METALS MORNING VIEW 23/05: Metals stuck sideways; manufacturing PMI data in focus

Three-month base metals prices on the London Metal Exchange were mixed on the morning of Wednesday May 23, with nickel and lead prices down by 0.4% and 1.4% respectively, while copper was off by 0.5% at $6,929 per tonne; aluminium and tin are both up by 0.2% and zinc is up by 0.5%.

Volume on the LME has been average with 5,074 lots traded as of 6.56am London time.

This follows a diverse performance on Tuesday when aluminium, zinc and tin closed down by an average of 0.7% and the rest of the complex closed up by an average of 0.6% – the two large movers being zinc that closed down by 1.9% and lead that closed up by 2.1%, which suggests a long zinc / short lead straddle trade is being unwound.
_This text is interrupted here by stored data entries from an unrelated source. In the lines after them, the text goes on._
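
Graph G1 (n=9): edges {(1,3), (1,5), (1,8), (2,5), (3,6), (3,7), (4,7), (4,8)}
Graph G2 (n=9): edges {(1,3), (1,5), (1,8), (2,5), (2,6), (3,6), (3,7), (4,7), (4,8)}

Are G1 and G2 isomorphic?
No, not isomorphic

The graphs are NOT isomorphic.

Counting edges: G1 has 8 edge(s); G2 has 9 edge(s).
Edge count is an isomorphism invariant (a bijection on vertices induces a bijection on edges), so differing edge counts rule out isomorphism.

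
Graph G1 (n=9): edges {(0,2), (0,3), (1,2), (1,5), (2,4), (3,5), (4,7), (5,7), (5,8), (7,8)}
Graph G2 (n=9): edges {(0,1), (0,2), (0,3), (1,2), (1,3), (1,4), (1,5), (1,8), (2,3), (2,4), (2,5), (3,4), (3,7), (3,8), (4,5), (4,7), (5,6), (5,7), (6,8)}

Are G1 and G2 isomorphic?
No, not isomorphic

The graphs are NOT isomorphic.

Connected components of G1: 2 component(s) with vertex sets [[6], [0, 1, 2, 3, 4, 5, 7, 8]], sizes [1, 8].
Connected components of G2: 1 component(s) with vertex sets [[0, 1, 2, 3, 4, 5, 6, 7, 8]], sizes [9].
The number of connected components (and the multiset of component sizes) is an isomorphism invariant — an isomorphism maps each component of G1 bijectively onto a component of G2. Since G1 has 2 component(s) and G2 has 1, they cannot be isomorphic.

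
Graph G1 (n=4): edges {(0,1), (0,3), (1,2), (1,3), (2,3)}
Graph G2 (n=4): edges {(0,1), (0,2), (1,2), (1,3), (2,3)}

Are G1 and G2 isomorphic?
Yes, isomorphic

The graphs are isomorphic.
One valid mapping φ: V(G1) → V(G2): 0→3, 1→2, 2→0, 3→1

Verify φ preserves adjacency — for each edge of G1, its image is an edge of G2:
  (0,1) → (φ(0),φ(1)) = (2,3) ∈ E(G2) ✓
  (0,3) → (φ(0),φ(3)) = (1,3) ∈ E(G2) ✓
  (1,2) → (φ(1),φ(2)) = (0,2) ∈ E(G2) ✓
  (1,3) → (φ(1),φ(3)) = (1,2) ∈ E(G2) ✓
  (2,3) → (φ(2),φ(3)) = (0,1) ∈ E(G2) ✓
All 5 edges of G1 map to edges of G2, and |E(G1)| = |E(G2)| = 5, so φ is a bijection on edges as well as vertices. Hence G1 ≅ G2.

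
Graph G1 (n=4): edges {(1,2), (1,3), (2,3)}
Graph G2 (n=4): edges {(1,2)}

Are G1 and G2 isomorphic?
No, not isomorphic

The graphs are NOT isomorphic.

Connected components of G1: 2 component(s) with vertex sets [[0], [1, 2, 3]], sizes [1, 3].
Connected components of G2: 3 component(s) with vertex sets [[0], [3], [1, 2]], sizes [1, 1, 2].
The number of connected components (and the multiset of component sizes) is an isomorphism invariant — an isomorphism maps each component of G1 bijectively onto a component of G2. Since G1 has 2 component(s) and G2 has 3, they cannot be isomorphic.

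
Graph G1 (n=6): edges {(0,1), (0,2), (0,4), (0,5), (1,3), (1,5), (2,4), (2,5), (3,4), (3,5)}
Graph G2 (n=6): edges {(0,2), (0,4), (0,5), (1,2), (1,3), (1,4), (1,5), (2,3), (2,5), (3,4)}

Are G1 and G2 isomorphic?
Yes, isomorphic

The graphs are isomorphic.
One valid mapping φ: V(G1) → V(G2): 0→1, 1→5, 2→3, 3→0, 4→4, 5→2

Verify φ preserves adjacency — for each edge of G1, its image is an edge of G2:
  (0,1) → (φ(0),φ(1)) = (1,5) ∈ E(G2) ✓
  (0,2) → (φ(0),φ(2)) = (1,3) ∈ E(G2) ✓
  (0,4) → (φ(0),φ(4)) = (1,4) ∈ E(G2) ✓
  (0,5) → (φ(0),φ(5)) = (1,2) ∈ E(G2) ✓
  (1,3) → (φ(1),φ(3)) = (0,5) ∈ E(G2) ✓
  (1,5) → (φ(1),φ(5)) = (2,5) ∈ E(G2) ✓
  (2,4) → (φ(2),φ(4)) = (3,4) ∈ E(G2) ✓
  (2,5) → (φ(2),φ(5)) = (2,3) ∈ E(G2) ✓
  (3,4) → (φ(3),φ(4)) = (0,4) ∈ E(G2) ✓
  (3,5) → (φ(3),φ(5)) = (0,2) ∈ E(G2) ✓
All 10 edges of G1 map to edges of G2, and |E(G1)| = |E(G2)| = 10, so φ is a bijection on edges as well as vertices. Hence G1 ≅ G2.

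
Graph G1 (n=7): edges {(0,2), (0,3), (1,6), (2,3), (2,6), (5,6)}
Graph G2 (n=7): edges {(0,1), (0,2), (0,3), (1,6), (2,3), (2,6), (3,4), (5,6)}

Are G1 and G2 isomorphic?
No, not isomorphic

The graphs are NOT isomorphic.

Counting edges: G1 has 6 edge(s); G2 has 8 edge(s).
Edge count is an isomorphism invariant (a bijection on vertices induces a bijection on edges), so differing edge counts rule out isomorphism.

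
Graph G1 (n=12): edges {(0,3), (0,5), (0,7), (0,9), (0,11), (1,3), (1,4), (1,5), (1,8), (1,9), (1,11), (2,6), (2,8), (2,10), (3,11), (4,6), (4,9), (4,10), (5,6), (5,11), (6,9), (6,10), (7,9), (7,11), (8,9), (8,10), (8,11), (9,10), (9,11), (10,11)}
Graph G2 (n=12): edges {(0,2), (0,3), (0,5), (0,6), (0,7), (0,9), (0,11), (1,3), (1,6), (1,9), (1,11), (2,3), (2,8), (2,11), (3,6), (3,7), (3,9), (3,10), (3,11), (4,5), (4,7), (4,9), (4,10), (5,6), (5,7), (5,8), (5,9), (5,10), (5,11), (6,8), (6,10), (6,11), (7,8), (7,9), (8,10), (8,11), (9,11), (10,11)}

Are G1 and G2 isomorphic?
No, not isomorphic

The graphs are NOT isomorphic.

Degrees in G1: deg(0)=5, deg(1)=6, deg(2)=3, deg(3)=3, deg(4)=4, deg(5)=4, deg(6)=5, deg(7)=3, deg(8)=5, deg(9)=8, deg(10)=6, deg(11)=8.
Sorted degree sequence of G1: [8, 8, 6, 6, 5, 5, 5, 4, 4, 3, 3, 3].
Degrees in G2: deg(0)=7, deg(1)=4, deg(2)=4, deg(3)=8, deg(4)=4, deg(5)=8, deg(6)=7, deg(7)=6, deg(8)=6, deg(9)=7, deg(10)=6, deg(11)=9.
Sorted degree sequence of G2: [9, 8, 8, 7, 7, 7, 6, 6, 6, 4, 4, 4].
The (sorted) degree sequence is an isomorphism invariant, so since G1 and G2 have different degree sequences they cannot be isomorphic.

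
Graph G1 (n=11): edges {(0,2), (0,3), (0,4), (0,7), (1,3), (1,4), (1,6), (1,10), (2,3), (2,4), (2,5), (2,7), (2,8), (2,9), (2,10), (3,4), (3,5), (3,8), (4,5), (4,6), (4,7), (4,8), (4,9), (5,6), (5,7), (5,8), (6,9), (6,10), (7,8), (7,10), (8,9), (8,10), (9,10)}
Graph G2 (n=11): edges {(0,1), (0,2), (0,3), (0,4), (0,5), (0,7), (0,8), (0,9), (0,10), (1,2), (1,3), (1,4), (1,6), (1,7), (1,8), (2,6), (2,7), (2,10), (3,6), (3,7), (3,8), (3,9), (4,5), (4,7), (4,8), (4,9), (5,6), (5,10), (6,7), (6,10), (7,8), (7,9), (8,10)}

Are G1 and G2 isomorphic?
Yes, isomorphic

The graphs are isomorphic.
One valid mapping φ: V(G1) → V(G2): 0→9, 1→5, 2→7, 3→4, 4→0, 5→8, 6→10, 7→3, 8→1, 9→2, 10→6

Verify φ preserves adjacency — for each edge of G1, its image is an edge of G2:
  (0,2) → (φ(0),φ(2)) = (7,9) ∈ E(G2) ✓
  (0,3) → (φ(0),φ(3)) = (4,9) ∈ E(G2) ✓
  (0,4) → (φ(0),φ(4)) = (0,9) ∈ E(G2) ✓
  (0,7) → (φ(0),φ(7)) = (3,9) ∈ E(G2) ✓
  (1,3) → (φ(1),φ(3)) = (4,5) ∈ E(G2) ✓
  (1,4) → (φ(1),φ(4)) = (0,5) ∈ E(G2) ✓
  (1,6) → (φ(1),φ(6)) = (5,10) ∈ E(G2) ✓
  (1,10) → (φ(1),φ(10)) = (5,6) ∈ E(G2) ✓
  (2,3) → (φ(2),φ(3)) = (4,7) ∈ E(G2) ✓
  (2,4) → (φ(2),φ(4)) = (0,7) ∈ E(G2) ✓
  (2,5) → (φ(2),φ(5)) = (7,8) ∈ E(G2) ✓
  (2,7) → (φ(2),φ(7)) = (3,7) ∈ E(G2) ✓
  (2,8) → (φ(2),φ(8)) = (1,7) ∈ E(G2) ✓
  (2,9) → (φ(2),φ(9)) = (2,7) ∈ E(G2) ✓
  (2,10) → (φ(2),φ(10)) = (6,7) ∈ E(G2) ✓
  (3,4) → (φ(3),φ(4)) = (0,4) ∈ E(G2) ✓
  (3,5) → (φ(3),φ(5)) = (4,8) ∈ E(G2) ✓
  (3,8) → (φ(3),φ(8)) = (1,4) ∈ E(G2) ✓
  (4,5) → (φ(4),φ(5)) = (0,8) ∈ E(G2) ✓
  (4,6) → (φ(4),φ(6)) = (0,10) ∈ E(G2) ✓
  (4,7) → (φ(4),φ(7)) = (0,3) ∈ E(G2) ✓
  (4,8) → (φ(4),φ(8)) = (0,1) ∈ E(G2) ✓
  (4,9) → (φ(4),φ(9)) = (0,2) ∈ E(G2) ✓
  (5,6) → (φ(5),φ(6)) = (8,10) ∈ E(G2) ✓
  (5,7) → (φ(5),φ(7)) = (3,8) ∈ E(G2) ✓
  (5,8) → (φ(5),φ(8)) = (1,8) ∈ E(G2) ✓
  (6,9) → (φ(6),φ(9)) = (2,10) ∈ E(G2) ✓
  (6,10) → (φ(6),φ(10)) = (6,10) ∈ E(G2) ✓
  (7,8) → (φ(7),φ(8)) = (1,3) ∈ E(G2) ✓
  (7,10) → (φ(7),φ(10)) = (3,6) ∈ E(G2) ✓
  (8,9) → (φ(8),φ(9)) = (1,2) ∈ E(G2) ✓
  (8,10) → (φ(8),φ(10)) = (1,6) ∈ E(G2) ✓
  (9,10) → (φ(9),φ(10)) = (2,6) ∈ E(G2) ✓
All 33 edges of G1 map to edges of G2, and |E(G1)| = |E(G2)| = 33, so φ is a bijection on edges as well as vertices. Hence G1 ≅ G2.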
The zinc-lead spread has narrowed to $581 per tonne from a peak of $1,035 per tonne in February.

Precious metals prices are little changed with gold, silver and platinum prices all off by 0.1% with spot gold at $1,290.43 per oz, while palladium prices are up by 0.2%. This follows a generally quiet session on Tuesday, although platinum prices did rebound 0.8% to $905 per oz.

In China, copper prices on the Shanghai Futures Exchange were up by 0.5% at 51,750 yuan ($8,115) per tonne, lead and tin prices are both up by 0.1%, while aluminium, zinc and nickel are off 0.6%, 0.9% and 1.1% respectively.

Spot copper prices in Changjiang were up by 0.7% at 51,530-51,680 yuan per tonne and the LME/Shanghai copper arbitrage ratio has firmed to 7.47, from 7.46 on Tuesday.

In other metals in China, the ferrous metals continue to head lower with iron ore prices down by 1.1% at 454.50 yuan per tonne on the Dalian Commodity Exchange. On the SHFE, steel rebar prices were down by 1.9%, while gold and silver prices were up by 0.1% and 0.2% respectively.

In wider markets, spot Brent crude oil prices were down by 0.35% at $79.13 per barrel this morning. The yield on US 10-year treasuries has eased slightly to 3.0491% and the German 10-year bund yield has firmed to 0.54%.

Equity markets in Asia were for the most part weaker on Wednesday: Nikkei (-1.18%), Hang Seng (-1.01%), CSI 300 (-0.98%), the ASX 200 (-0.16%), but the Kospi climbed 0.46%. This follows a mixed performance in western markets on Tuesday, where in the United States the Dow Jones closed down by 0.72% at 24,834.10, and in Europe where the Euro Stoxx 50 closed up by 0.41% at 3,587.25.

The dollar index, at 93.73, is edging higher again, albeit still below Monday’s peak of 94.06. On the charts, there is likely to be resistance between 94.22 and 95.15.

The euro and sterling still look heavy at 1.1756 and 1.3399 respectively, the Australian dollar at 0.7543 is giving back more of Monday’s gains, although the yen is firmer at 110.38.

The yuan at 6.3786 is consolidating near recent lows. The Asian emerging market currencies we follow remain weak, while the peso, Real and rand have got some lift off recent lows.

Today’s economic agenda is busy with flash PMI data out across most regions. In Japan, manufacturing PMI fell to 52.5 from 53.8 and all industries activity was flat after a 0.4% rise. In addition to the PMI data, there is data on UK PPI, CPI, HPI, RPI and realized sales. Other data includes EU consumer confidence, US new home sales and crude oil inventories, In addition, there is the release of the Federal Open Market Committee meeting minutes.

The base metals continue range-trading, with lead and nickel the ones with some upward direction, while the rest are heading flat-to-lower, suggesting generally balanced supply and demand. Without stronger economic growth the sideways trading is likely to continue, so today’s flash PMI data is likely to be watched closely for any signs of an economic pick-up or slowdown.

Gold prices have found support above $1,280 per oz and are consolidating either side of $1,290 per oz, platinum prices have also run into dip-buying, while silver and palladium prices have held up relatively better. The gold/silver ratio has pulled back to 78 from April’s highs above 82.